Having a single source code base means that developers and client can work in a single cross-platform development environment and avoid having to write and update their app a multiplicity of times for multiple platforms.

Micheál cites an example of what can happen in the normal development process, “Usually the first thing a client may say is, ‘We want an app.’ Then they say, ‘We can hire these software developers to builds us an app.’ Then they say, ‘Hey guys, we’ll give you 5k, 10k, 20k. Can you build us an iPhone app?’

“The guys build them an app.

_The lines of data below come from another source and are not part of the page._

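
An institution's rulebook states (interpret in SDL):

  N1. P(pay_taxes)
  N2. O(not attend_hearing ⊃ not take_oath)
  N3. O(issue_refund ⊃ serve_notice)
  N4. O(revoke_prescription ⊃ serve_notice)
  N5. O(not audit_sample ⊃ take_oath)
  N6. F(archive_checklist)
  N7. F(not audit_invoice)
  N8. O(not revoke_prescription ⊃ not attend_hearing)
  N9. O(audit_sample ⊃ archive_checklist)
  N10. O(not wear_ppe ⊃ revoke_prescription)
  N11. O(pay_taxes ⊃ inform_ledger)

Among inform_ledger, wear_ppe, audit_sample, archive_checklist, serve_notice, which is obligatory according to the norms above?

F(archive_checklist) at premise 6 means O(not archive_checklist).
The contrapositive of premise 9 (O(audit_sample ⊃ archive_checklist)) is O(not archive_checklist ⊃ not audit_sample), and O(not archive_checklist) is already established, so O(not audit_sample).
Premise 5 is O(not audit_sample ⊃ take_oath); since O(not audit_sample), deontic closure gives O(take_oath).
Premise 2 is O(not attend_hearing ⊃ not take_oath); contrapositively O(take_oath ⊃ attend_hearing). Since O(take_oath) holds, K gives O(attend_hearing).
Premise 8, O(not revoke_prescription ⊃ not attend_hearing), contraposes to O(attend_hearing ⊃ revoke_prescription); with O(attend_hearing) we get O(revoke_prescription).
Applying K to premise 4 (O(revoke_prescription ⊃ serve_notice)) and O(revoke_prescription) yields O(serve_notice).
So O(serve_notice) holds — serve_notice is obligatory. None of the other listed options is made obligatory by any chain of premises.

serve_notice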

Then they say, ‘Android have shipped more units in the States than iPhones did in 2010. Maybe we should have an Android app as well.’

“Typically, they go back to the same developers and say, ‘Can you build us an Android app?’ And they say, “No, we’re all Objective C guys. We know how to build iPhone apps. We don’t know how to build Android apps.’

“Then you have to pay another bunch of guys 5k, 10k, 20k to build the Android phone app and so on for Blackberry, Windows 7, Nokia Web Runtime.”

But the story doesn’t end there, “Then you have to update the app. So you have to pay the first guys to update the iPhone app, pay the second guys to update the Android app and so on across the handset operating systems.

“It becomes a nightmare in terms of code bases for what in terms of logical business functionality is a single functionality.”

The server side element which is hosted in the cloud allows easy back end integration into enterprise services. Sophisticated apps can be created using standard web technologies and be integrated into existing business and IT applications without any additional investment.

The three main market segments the Feedhenry team are looking at are enterprise solutions, telecoms operators and independent developers.

Its application delivery platform can deliver the same application interface to both smartphones and social media sites.

The original work on Feedhenry was done by the Telecommunications Software and Systems Group (TSSG) in Waterford, Ireland back in 2008 and now operates as a pay-as-you-go service with six full-time staff.

According to Micheál, “The purpose of TSSG is to try and be excellent at basic research, applied research and commercialization and to have a balance of all three. What Feedhenry represents is one our best attempts at having a real commercialization impact — to have a commercial spin out of the technology.

“It was a strong enough technology at the right time in the market place to make it worth getting investment and spinning out to make a play in the market place.”